Description Ryan Cox 2014-07-31 09:15:12 MDT
Created attachment 1099 [details]
sacct_cputime_clarification.diff

The sacct manpage reads:
              cputime   Formatted number of cpu seconds a process was allocated.

              cputimeraw
                        How much cpu time process was allocated in second format, not formatted like above.



but the code says:
                case PRINT_CPU_TIME:
                        switch(type) {
                        case JOB:
                                tmp_uint64 = (uint64_t)job->elapsed
                                        * (uint64_t)job->alloc_cpus;
                                break;
                        case JOBSTEP:
                                tmp_uint64 = (uint64_t)step->elapsed
                                        * (uint64_t)step->ncpus;
                                break;



Note that "allocated" is confusing.  The sacct code says elapsed.  The actual code in https://github.com/SchedMD/slurm/blob/f8025c1484838ecbe3e690fa565452d990123361/src/plugins/priority/multifactor/priority_multifactor.c#L1041 calculates raw usage as the entire cputime up to the timelimit, whether it is used or not (we like that behavior, by the way).
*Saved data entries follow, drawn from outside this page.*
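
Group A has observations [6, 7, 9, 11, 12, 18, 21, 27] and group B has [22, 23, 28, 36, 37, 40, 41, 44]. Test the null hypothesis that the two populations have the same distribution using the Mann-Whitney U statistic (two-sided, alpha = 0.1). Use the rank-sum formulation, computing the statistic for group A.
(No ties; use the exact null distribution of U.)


Step 1: Combine and sort all 16 observations; assign midranks.
sorted (value, group): (6,X), (7,X), (9,X), (11,X), (12,X), (18,X), (21,X), (22,Y), (23,Y), (27,X), (28,Y), (36,Y), (37,Y), (40,Y), (41,Y), (44,Y)
ranks: 6->1, 7->2, 9->3, 11->4, 12->5, 18->6, 21->7, 22->8, 23->9, 27->10, 28->11, 36->12, 37->13, 40->14, 41->15, 44->16
Step 2: Rank sum for X: R1 = 1 + 2 + 3 + 4 + 5 + 6 + 7 + 10 = 38.
Step 3: U_X = R1 - n1(n1+1)/2 = 38 - 8*9/2 = 38 - 36 = 2.
       U_Y = n1*n2 - U_X = 64 - 2 = 62.
Step 4: No ties, so the exact null distribution of U (based on enumerating the C(16,8) = 12870 equally likely rank assignments) gives the two-sided p-value.
Step 5: p-value = 0.000622; compare to alpha = 0.1. reject H0.

U_X = 2, p = 0.000622, reject H0 at alpha = 0.1.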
I propose that sacct be clarified through the patch I am submitting.  I chose not to say "cputime" since cputime isn't clear if it's a cputime Linux might report (i.e. actual CPU usage * time) or simply CPUs * time.
Comment 1 Ryan Cox 2014-08-01 05:25:15 MDT
Okay, so it appears I messed up in my understanding of the code in one way.  I said that the charge is (timelimit * cpus).  It is actually (elapsed * cpus).  Some of the similarly named variables (cpu_run_delta vs run_delta vs run_decay) all in close proximity seem to have gotten combined in my brain...

However, that doesn't affect the need for the manpage clarification.  The patch is still valid.
Comment 2 David Bigagli 2014-08-01 07:01:12 MDT
In Slurm the CPU time always refers to elapsed time, I think that allocated
is correct because it is the cputime that has been allocated to the job/step
times the number of cpus. This is also true for GrpCPURunMins and GrpCPUMins
which always refer to elapsed time. I think this concept comes from parallel job computing where times and speed up are always considered as elapsed/wall clock times. 

We should explain what the concept is... somewhere.

David
Comment 3 Ryan Cox 2014-08-01 07:15:14 MDT
Okay.  It's just that "elapsed" and "allocated" are different in my mind.  You may be allocated 4 CPUs but only use 1 (not threading properly).  Likewise, you may be allocated 1 hour (timelimit) but only run for 5 minutes.

If you don't think it needs changing that's fine too.  It just seemed ambiguous.
Comment 4 David Bigagli 2014-08-01 08:36:48 MDT
I agree with you the concept is not explained right. 

The Slurm way of thinking is that you have been allocated x resources and whatever you do on then, run or not is your business, so every second that passes Slurm counts it as cpu time/allocated time. 

Those parameters in my opinion should not be called cputime and cputimeraw, they should be called elapsed/wall-clock time or time since the allocation started to meet the universally accepted context that cputime is the time consumed by using.

I think that your patch clarifies things a bit. Committed d1b0dfd6d5 with minor
change.

David